CD REVIEW: Paper Hill Casket Company “Who You Were”


                “Who You Were” is a CD that I’ve been sitting on for quite some time because through these intricate layers of music comes a sound that could easily be identified by those not willing to give it 100%, but if you really do listen closely enough and pick apart it is simply not that simple. 
               
                On the surface, and perhaps for many other reviewers who are lazier than me, Paper Hill Casket Company has a sound of folk and Americana music.   It’s what the kids down south like to call acoustic with all the fixings.    Most people could/would simply write this off as being in the same genre as Mumford & Sons, that folk revival type sound, but that simply isn’t the case.
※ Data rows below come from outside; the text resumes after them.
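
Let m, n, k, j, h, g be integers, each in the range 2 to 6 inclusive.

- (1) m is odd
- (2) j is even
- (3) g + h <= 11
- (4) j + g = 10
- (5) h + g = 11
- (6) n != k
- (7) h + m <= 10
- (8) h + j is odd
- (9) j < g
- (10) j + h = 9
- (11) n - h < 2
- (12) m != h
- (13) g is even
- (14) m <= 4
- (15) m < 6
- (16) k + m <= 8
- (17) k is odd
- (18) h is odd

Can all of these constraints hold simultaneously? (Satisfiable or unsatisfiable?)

The assignment m = 3, n = 4, k = 3, j = 4, h = 5, g = 6 works:
  constraint 3 holds since g + h = 11.
  constraint 4 holds since j + g = 10.
The rest check out directly.

Satisfiable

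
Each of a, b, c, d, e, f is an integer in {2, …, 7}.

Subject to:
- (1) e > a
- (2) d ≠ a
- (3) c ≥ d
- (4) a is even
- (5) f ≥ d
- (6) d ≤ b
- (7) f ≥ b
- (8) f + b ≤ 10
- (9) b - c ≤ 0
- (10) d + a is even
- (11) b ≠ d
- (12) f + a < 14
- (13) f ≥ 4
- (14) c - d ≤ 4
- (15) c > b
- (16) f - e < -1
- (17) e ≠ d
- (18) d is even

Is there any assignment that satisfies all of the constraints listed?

Try a = 6, b = 3, c = 5, d = 2, e = 7, f = 5.
Check constraint 8: f + b = 8; constraint 9: b - c = -2. The remaining constraints are straightforward to verify.

Satisfiable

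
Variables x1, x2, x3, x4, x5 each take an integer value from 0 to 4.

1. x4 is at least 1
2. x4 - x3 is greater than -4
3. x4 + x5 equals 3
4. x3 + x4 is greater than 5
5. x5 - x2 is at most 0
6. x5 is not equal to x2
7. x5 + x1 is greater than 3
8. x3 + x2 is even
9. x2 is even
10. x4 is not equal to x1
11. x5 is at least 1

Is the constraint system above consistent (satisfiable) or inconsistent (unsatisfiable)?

Satisfiable

The assignment x1 = 4, x2 = 2, x3 = 4, x4 = 2, x5 = 1 works:
  constraint 2 holds since x4 - x3 = -2.
  constraint 3 holds since x4 + x5 = 3.
The rest check out directly.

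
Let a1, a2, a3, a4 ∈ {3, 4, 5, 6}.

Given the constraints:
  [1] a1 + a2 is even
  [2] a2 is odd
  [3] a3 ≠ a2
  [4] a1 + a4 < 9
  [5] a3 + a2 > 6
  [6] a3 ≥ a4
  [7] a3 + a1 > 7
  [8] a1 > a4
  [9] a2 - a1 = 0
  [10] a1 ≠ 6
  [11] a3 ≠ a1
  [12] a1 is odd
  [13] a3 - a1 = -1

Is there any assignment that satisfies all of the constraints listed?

Satisfiable

The assignment a1 = 5, a2 = 5, a3 = 4, a4 = 3 works:
  constraint 4 holds since a1 + a4 = 8.
  constraint 5 holds since a3 + a2 = 9.
  constraint 7 holds since a3 + a1 = 9.
The rest check out directly.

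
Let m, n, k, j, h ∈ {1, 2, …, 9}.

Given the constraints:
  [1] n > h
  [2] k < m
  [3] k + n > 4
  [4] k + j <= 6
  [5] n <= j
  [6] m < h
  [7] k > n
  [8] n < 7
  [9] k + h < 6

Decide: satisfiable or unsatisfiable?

Unsatisfiable

Constraints 1, 2, 6, and 7 give h < n, n < k, k < m, m < h. Chaining: h < n < k < m < h, which forces h < h — impossible.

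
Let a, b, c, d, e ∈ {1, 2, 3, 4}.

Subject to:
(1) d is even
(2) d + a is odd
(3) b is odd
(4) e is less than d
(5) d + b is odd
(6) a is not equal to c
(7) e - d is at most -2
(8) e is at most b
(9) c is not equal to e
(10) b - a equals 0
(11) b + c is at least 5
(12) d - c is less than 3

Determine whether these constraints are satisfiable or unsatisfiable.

Setting (a, b, c, d, e) = (1, 1, 4, 4, 1) satisfies everything: constraint 7: e - d = -3; constraint 10: b - a = 0; constraint 11: b + c = 5, and the others follow.

Satisfiable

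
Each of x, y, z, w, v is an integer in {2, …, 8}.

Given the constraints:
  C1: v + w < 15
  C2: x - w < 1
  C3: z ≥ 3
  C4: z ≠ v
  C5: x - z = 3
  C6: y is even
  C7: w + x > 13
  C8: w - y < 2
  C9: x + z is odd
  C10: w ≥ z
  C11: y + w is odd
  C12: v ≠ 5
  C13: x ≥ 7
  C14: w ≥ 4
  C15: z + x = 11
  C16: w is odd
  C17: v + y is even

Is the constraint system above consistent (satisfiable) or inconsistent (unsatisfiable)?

Satisfiable

Setting (x, y, z, w, v) = (7, 8, 4, 7, 6) satisfies everything: constraint 1: v + w = 13; constraint 2: x - w = 0; constraint 5: x - z = 3, and the others follow.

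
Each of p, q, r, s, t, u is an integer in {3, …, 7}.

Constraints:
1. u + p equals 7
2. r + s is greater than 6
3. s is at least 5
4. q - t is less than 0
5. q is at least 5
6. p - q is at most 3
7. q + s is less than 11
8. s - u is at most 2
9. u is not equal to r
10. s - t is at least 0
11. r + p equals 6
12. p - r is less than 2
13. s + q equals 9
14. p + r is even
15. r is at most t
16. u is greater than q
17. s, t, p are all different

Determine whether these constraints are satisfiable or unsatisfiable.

From constraint 3: s ≥ 5. From constraint 5: q ≥ 5. Hence s + q ≥ 10. But constraint 13 requires s + q = 9, and 9 < 10. Contradiction.

Unsatisfiable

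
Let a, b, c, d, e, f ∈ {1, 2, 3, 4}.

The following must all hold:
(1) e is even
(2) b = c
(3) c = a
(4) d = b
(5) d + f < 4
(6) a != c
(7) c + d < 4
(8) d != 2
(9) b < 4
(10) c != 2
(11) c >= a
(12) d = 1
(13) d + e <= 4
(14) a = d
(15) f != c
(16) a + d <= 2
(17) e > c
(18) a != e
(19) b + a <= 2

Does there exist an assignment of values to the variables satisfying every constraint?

From constraints 2, 4, and 14, a = d = b = c, so a = c. But constraint 6 says a ≠ c. Contradiction.

Unsatisfiable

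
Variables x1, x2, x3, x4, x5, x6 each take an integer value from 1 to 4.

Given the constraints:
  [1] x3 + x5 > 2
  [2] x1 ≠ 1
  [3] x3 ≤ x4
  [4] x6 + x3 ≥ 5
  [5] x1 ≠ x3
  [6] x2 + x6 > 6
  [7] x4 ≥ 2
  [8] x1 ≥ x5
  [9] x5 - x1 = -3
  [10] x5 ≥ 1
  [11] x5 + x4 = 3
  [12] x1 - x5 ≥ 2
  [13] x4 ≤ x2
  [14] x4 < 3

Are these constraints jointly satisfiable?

Satisfiable

One satisfying assignment is x1 = 4, x2 = 4, x3 = 2, x4 = 2, x5 = 1, x6 = 3.
For the less obvious constraints — constraint 1: x3 + x5 = 3; constraint 4: x6 + x3 = 5 — and the others hold by inspection.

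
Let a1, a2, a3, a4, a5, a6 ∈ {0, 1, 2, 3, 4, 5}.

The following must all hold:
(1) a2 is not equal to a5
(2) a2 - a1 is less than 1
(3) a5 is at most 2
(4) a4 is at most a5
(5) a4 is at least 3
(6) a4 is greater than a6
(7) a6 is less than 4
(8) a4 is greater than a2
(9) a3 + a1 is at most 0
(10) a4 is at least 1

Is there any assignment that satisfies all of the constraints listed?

Unsatisfiable

From constraints 4 and 5: a5 ≥ a4 and a4 ≥ 3, so a5 ≥ 3. From constraint 3: a5 ≤ 2. But 2 < 3, so no value of a5 works.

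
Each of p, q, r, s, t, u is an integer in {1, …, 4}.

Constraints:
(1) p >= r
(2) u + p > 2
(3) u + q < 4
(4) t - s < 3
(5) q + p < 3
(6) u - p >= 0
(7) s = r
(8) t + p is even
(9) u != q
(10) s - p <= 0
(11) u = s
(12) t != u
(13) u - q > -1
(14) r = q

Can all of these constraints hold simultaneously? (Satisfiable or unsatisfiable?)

From constraints 7, 11, and 14, u = s = r = q, so u = q. But constraint 9 says u ≠ q. Contradiction.

Unsatisfiable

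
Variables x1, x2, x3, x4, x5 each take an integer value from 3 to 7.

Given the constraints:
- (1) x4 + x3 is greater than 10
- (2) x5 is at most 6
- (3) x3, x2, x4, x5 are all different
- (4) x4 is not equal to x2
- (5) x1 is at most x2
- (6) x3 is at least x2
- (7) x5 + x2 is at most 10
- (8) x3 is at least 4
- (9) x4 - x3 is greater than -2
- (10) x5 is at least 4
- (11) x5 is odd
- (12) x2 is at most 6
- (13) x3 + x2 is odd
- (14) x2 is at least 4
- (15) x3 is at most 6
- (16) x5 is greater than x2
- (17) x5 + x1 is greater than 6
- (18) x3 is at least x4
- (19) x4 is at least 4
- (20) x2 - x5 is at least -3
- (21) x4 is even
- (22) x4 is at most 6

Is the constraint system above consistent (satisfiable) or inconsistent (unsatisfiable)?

Unsatisfiable

Constraints 2, 8, 10, 12, 14, 15, 19, and 22 confine each of x3, x2, x4, x5 to the 3 values {4, …, 6}.
Constraint 3 requires all 4 of them to be distinct, but only 3 values are available — impossible by the pigeonhole principle.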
                The hardest part I had with reviewing this CD was that I knew in my head what made sense, but I also knew that if I tried to explain to everyone else it probably wouldn’t make sense to them.   Many years ago, when I still lived in Connecticut the first time, I got the chance to interview the band Streetlight Manifesto.
               
                Now without getting on a huge rant about them, they had just released their first album and I mentioned to them that they had more of a rock n roll sound to their music than a ska sound, even though most people would simply write them off as ska (and not always in a bad way)
               
                So I feel like PHCC is to the folk revival what SLM is to ska.   The ingredients are there for people to mistake this as such, but on the whole it really doesn’t fall in the same pile as all those many, many other bands who have come out on the heels of Mumford and are trying to score a hit.

                There is a bunch of folk punk in here as well, or as I more fittingly like to call it anti-folk.     And then there is just the good old fashioned rock n roll because appearances can be deceiving.   Just because they have right instruments, doesn’t mean they’re playing the sound that you’d assume.